Winning in immunology: what it takes

As the immunology market begins its next chapter, innovators must adapt their playbooks to succeed in an unforgiving environment:

  • Comparative evidence: Head-to-head (H2H) trials are increasingly essential in crowded indications such as psoriasis and IBD. These H2H trials are not only about proving superiority but also enabling earlier switching from payer-mandated biosimilars to innovative therapies. In a landscape where first-line access is often restricted, evidence demonstrating unambiguous, patient-relevant differentiation becomes a critical lever. Alongside H2H trials, RWE on comparative effectiveness and safety in routine practice plays an equally important role.
  • Commercial precision: Immunology is one of the most fiercely competitive markets, with total global promotional investment exceeding $7bn in 2025. Perpetuating this share of voice arms race is not a viable strategy for the future, as HCPs hit noise saturation. Instead, investment must be targeted at discrete pockets of value, defined by the intersection of patient sub-populations with the highest unmet need and relevant HCP segments who treat them. This becomes even more important as innovation increasingly targets smaller, less mature indications and patient sub-segments.
  • Advocacy and medical engagement: Successful adoption of novel therapies entering a crowded treatment landscape requires early advocacy building to help shape guidelines and enable HCPs to navigate increasingly complex treatment algorithms. Smaller immunology indications present unique challenges, such as low disease awareness among patients and healthcare professionals, including the burden of illness, and immature care pathways. For both scenarios, early investment in medical affairs-led external engagement is key.
  • Patient support excellence: Patient support programmes remain a critical differentiator. By investing in personalised patient engagement, nurse-led services, and digital tools, companies can improve adherence, reduce abandonment, and enhance patient outcomes. These programmes also offer a valuable source of real-world evidence and patient insight.
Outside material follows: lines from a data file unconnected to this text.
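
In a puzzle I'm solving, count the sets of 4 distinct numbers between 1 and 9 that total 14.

5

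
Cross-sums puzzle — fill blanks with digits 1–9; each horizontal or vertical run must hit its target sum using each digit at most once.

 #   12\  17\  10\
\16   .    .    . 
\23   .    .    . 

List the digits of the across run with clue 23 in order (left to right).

9 8 6

23 in 3 cells must be {6,8,9}; 17 in 2 cells must be {8,9}.
Nothing is forced directly, so branch on R1C2, whose candidates are 8 or 9. If R1C2 = 8: that forces R2C2 = 9, R2C1 = 8, R2C3 = 6, after which R1C1 would have to be in {1,2,3,5,6,7} for the 16 across but in {4} for the 12 down — contradiction. So R1C2 = 9.
R2C2 = 17 − 9 = 8 completes the 17 down.
Given what's placed, R2C1 must be 9 to fit the 23 across and 12 down.
R2C3 = 23 − 17 = 6 completes the 23 across.
R1C1 = 12 − 9 = 3 completes the 12 down.
R1C3 = 16 − 12 = 4 completes the 16 across.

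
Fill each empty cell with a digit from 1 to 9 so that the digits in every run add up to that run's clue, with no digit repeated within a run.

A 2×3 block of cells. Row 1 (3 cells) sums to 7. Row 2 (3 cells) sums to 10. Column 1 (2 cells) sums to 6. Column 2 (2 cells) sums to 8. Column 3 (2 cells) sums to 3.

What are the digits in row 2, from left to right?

2 7 1

7 in 3 cells must be {1,2,4}; 3 in 2 cells must be {1,2}.
Nothing is forced directly, so branch on (1,2), whose candidates are 1 or 2. If (1,2) = 2: that forces (1,3) = 1, (2,2) = 6, after which (2,3) would have to be in {1,3} for the 10 across but in {2} for the 3 down — contradiction. So (1,2) = 1.
Given what's placed, (1,3) must be 2 to fit the 7 across and 3 down.
(2,2) = 8 − 1 = 7 completes the 8 down.
(2,3) = 3 − 2 = 1 completes the 3 down.
(1,1) = 7 − 3 = 4 completes the 7 across.
(2,1) = 10 − 8 = 2 completes the 10 across.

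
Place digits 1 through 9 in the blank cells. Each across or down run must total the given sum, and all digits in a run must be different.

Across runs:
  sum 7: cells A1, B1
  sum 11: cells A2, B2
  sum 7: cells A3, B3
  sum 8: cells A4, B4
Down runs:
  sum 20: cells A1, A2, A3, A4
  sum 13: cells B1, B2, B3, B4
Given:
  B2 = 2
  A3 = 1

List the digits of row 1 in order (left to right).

A2 = 11 − 2 = 9 completes the 11 across.
B3 = 7 − 1 = 6 completes the 7 across.
B4 = 1: the only remaining digit allowed by both the 8 across and the 13 down.
B1 = 13 − 9 = 4 completes the 13 down.
A4 = 8 − 1 = 7 completes the 8 across.
A1 = 7 − 4 = 3 completes the 7 across.

3 4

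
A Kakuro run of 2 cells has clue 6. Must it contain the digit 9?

Counterexample: {1,5} sums to 6 without using 9.

No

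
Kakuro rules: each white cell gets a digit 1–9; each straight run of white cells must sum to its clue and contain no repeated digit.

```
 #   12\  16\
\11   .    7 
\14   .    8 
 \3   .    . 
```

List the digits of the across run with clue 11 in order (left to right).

4, 7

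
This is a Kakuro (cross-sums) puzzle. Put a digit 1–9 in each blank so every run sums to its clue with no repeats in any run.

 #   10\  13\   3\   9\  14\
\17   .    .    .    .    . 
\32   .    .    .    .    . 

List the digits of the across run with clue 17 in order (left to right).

3 in 2 cells must be {1,2}.
Only 2 fits R2C3 under both its across sum 32 and down sum 3.
R1C3 = 3 − 2 = 1 completes the 3 down.
Nothing is forced directly, so branch on R1C5, whose candidates are 5 or 6. If R1C5 = 6: that forces R1C2 = 5, R2C2 = 8, after which R2C5 would have to be in {6,7,9} for the 32 across but in {8} for the 14 down — contradiction. So R1C5 = 5.
R1C2 = 6: the only remaining digit allowed by both the 17 across and the 13 down.
R2C2 = 13 − 6 = 7 completes the 13 down.
R2C5 = 14 − 5 = 9 completes the 14 down.
Nothing is forced directly, so branch on R2C1, whose candidates are 6 or 8. If R2C1 = 6: then R1C1 would have to be in {2,3} for the 17 across but in {4} for the 10 down — contradiction. So R2C1 = 8.
R1C1 = 10 − 8 = 2 completes the 10 down.
R1C4 = 17 − 14 = 3 completes the 17 across.

2 6 1 3 5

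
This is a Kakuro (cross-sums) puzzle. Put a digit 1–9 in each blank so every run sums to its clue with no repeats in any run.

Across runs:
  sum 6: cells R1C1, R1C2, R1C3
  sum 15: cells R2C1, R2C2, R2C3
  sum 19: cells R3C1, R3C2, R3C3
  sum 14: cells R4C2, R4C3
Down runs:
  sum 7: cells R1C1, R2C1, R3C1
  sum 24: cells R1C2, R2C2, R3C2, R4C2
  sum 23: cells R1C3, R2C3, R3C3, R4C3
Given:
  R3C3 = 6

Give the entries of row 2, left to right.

2 8 5

6 in 3 cells must be {1,2,3}; 7 in 3 cells must be {1,2,4}.
R3C1 = 4: the only remaining digit allowed by both the 19 across and the 7 down.
R3C2 = 19 − 10 = 9 completes the 19 across.
Nothing is forced directly, so branch on R4C2, whose candidates are 5 or 6 or 8. If R4C2 = 6: that forces R4C3 = 8, R1C3 = 2, R2C3 = 7, R1C1 = 1, after which R1C2 would have to be in {3} for the 6 across but in {1,2,4,5,7,8} for the 24 down — contradiction. If R4C2 = 8: then R4C3 would have to be in {6} for the 14 across but in {1,2,3,4,5,7,8,9} for the 23 down — contradiction. So R4C2 = 5.
R4C3 = 14 − 5 = 9 completes the 14 across.
No cell is forced outright now. R1C2 can only be 2 or 3 (the digits allowed by both its 6 across and its 24 down). If R1C2 = 3: that forces R1C3 = 1, R2C2 = 7, after which R2C3 would have to be in {2,3,5,6} for the 15 across but in {7} for the 23 down — contradiction. So R1C2 = 2.
Given what's placed, R1C1 must be 1 to fit the 6 across and 7 down.
R1C3 = 6 − 3 = 3 completes the 6 across.
R2C1 = 7 − 5 = 2 completes the 7 down.
R2C2 = 24 − 16 = 8 completes the 24 down.
R2C3 = 15 − 10 = 5 completes the 15 across.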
In a market where treatment persistence, durable remission and quality of life are increasingly important metrics, patient support is elevated to a strategic imperative.
  • Permanent launch mode: Many immunology therapies have multi-indication potential as they target universal pathways underlying several diseases. Rapid indication expansion has been the hallmark of mega-blockbuster brands, e.g., Humira, Stelara, Dupixent, or Skyrizi, which requires close alignment between clinical, medical, and commercial teams. A particular challenge faced by innovators with multi-indication assets is maintaining organisational focus to successfully deliver multiple indication launches, often in close succession.

Final thoughts

As immunology’s golden age of hyper-growth across the board is drawing to a close, opportunities for innovators still remain, however, they will require a different approach. The next chapter for capturing growth in immunology will be defined by a sharp, relentless focus on unmet needs to guide carefully targeted innovation and shape patient-relevant differentiation.